The payment plan is pretty simple. For €2,500 Euros (about USD $2,600) customers can purchase “squares” measuring 4 mm x 4 mm. The customer's logo will then be fitted to the amount of squares purchased before the aluminium billboard is attached to the side of the CubeSat.

Alternatively, a customized message can be displayed (with other customers’ messages) into special squares designated for text. This option costs €1 Euro per character, and the maximum message length is 140 characters, in typical Twitter fashion.

Already the company has sold several squares to companies such as Microsoft and to Oreo cookies.

According to Delabie, the launch is scheduled to occur in Q4 in 2016, onboard a Dnepr rocket. 

The idea behind the billboard is to help fund space reasearch, and the billboard itself is part of the SIMBA CubeSat whose primary payload is a cavity radiometer designed to measure the radiation that the Earth receives from the Sun continuously.

A couple of times during the mission, the satellite will turn around and will measure the radiation coming form the Sun, all with the idea of better understanding the process of the change in global temperature. "The research is important because it gives more substance to the global warming debate and can help us to determine the action that needs to be taken," the team told Sen in an email.

SpaceBillboard have purchased much of their standard avionics hardware for their CubeSat from a company called ISIS (Innovative Solutions In Space) who are based in the Netherlands. Mission specific hardware such as the ACDS (Attitude Control & Determination System) and the radiation sensors to detect climate change are built by University of Leuven and Royal Meteorological institute of Belgium, respectively.

The radiation sensors make this a dual purpose mission, with the billboard actually playing a secondary role.
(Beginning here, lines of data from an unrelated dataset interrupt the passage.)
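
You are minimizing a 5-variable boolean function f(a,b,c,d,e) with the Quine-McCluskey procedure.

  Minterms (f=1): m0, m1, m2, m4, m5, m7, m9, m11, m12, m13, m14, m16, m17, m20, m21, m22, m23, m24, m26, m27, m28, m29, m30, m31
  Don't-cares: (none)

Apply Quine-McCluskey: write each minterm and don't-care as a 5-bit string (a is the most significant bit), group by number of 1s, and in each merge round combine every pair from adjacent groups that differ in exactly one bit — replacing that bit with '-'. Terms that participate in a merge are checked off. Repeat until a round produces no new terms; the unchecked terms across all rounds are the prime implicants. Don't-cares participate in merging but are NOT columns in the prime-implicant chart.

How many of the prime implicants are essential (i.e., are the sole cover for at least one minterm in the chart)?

Round 0: 00000✓ 00001✓ 00010✓ 00100✓ 00101✓ 00111✓ 01001✓ 01011✓ 01100✓ 01101✓ 01110✓ 10000✓ 10001✓ 10100✓ 10101✓ 10110✓ 10111✓ 11000✓ 11010✓ 11011✓ 11100✓ 11101✓ 11110✓ 11111✓
Round 1: -0000✓ -0001✓ -0100✓ -0101✓ -0111✓ -1011 -1100✓ -1101✓ -1110✓ 0-001✓ 0-100✓ 0-101✓ 00-00✓ 00-01✓ 000-0 0000-✓ 001-1✓ 0010-✓ 01-01✓ 010-1 011-0✓ 0110-✓ 1-000✓ 1-100✓ 1-101✓ 1-110✓ 1-111✓ 10-00✓ 10-01✓ 1000-✓ 101-0✓ 101-1✓ 1010-✓ 1011-✓ 11-00✓ 11-10✓ 11-11✓ 110-0✓ 1101-✓ 111-0✓ 111-1✓ 1110-✓ 1111-✓
Round 2: --100✓ --101✓ -0-00✓ -0-01✓ -000-✓ -01-1 -010-✓ -11-0 -110-✓ 0--01 0-10-✓ 00-0-✓ 1--00 1-1-0✓ 1-1-1✓ 1-10-✓ 1-11-✓ 10-0-✓ 101--✓ 11--0 11-1- 111--✓
Round 3: --10- -0-0- 1-1--
PIs = {--10-, -0-0-, -01-1, -1011, -11-0, 0--01, 000-0, 010-1, 1--00, 1-1--, 11--0, 11-1-}
Coverage chart:
  m0: -0-0-,000-0
  m1: -0-0-,0--01
  m2: 000-0 ←essential
  m4: --10-,-0-0-
  m5: --10-,-0-0-,-01-1,0--01
  m7: -01-1 ←essential
  m9: 0--01,010-1
  m11: -1011,010-1
  m12: --10-,-11-0
  m13: --10-,0--01
  m14: -11-0 ←essential
  m16: -0-0-,1--00
  m17: -0-0- ←essential
  m20: --10-,-0-0-,1--00,1-1--
  m21: --10-,-0-0-,-01-1,1-1--
  m22: 1-1-- ←essential
  m23: -01-1,1-1--
  m24: 1--00,11--0
  m26: 11--0,11-1-
  m27: -1011,11-1-
  m28: --10-,-11-0,1--00,1-1--,11--0
  m29: --10-,1-1--
  m30: -11-0,1-1--,11--0,11-1-
  m31: 1-1--,11-1-
Essential: -0-0-, -01-1, -11-0, 000-0, 1-1--

5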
For this reason a static media was selected, rather than a video billboard which could have beamed images down from space.

According to Delabie, the choice to use an aluminium billboard rather than an electronic one was so as not interfere with the scientific mission. “If we [used an electronic one] it would consume power,” said Delabie, “we would have to change the design of the CubeSat completely, which might endanger the science.”

In addition to the advertising and science, SpaceBillboard are offering opportunities for people to nominate non-profit organizations and charities, to allow them to get extra exposure via being included on the billboard. Those wishing to nominate can do so via the online form.

Given the interest from Microsoft and Oreo already, it seems that there is still some life in the concept of space advertising. And the inclusion of advertising opportunities for good causes and non-profit organisations adds a nice warm fuzzy feeling to this particular project.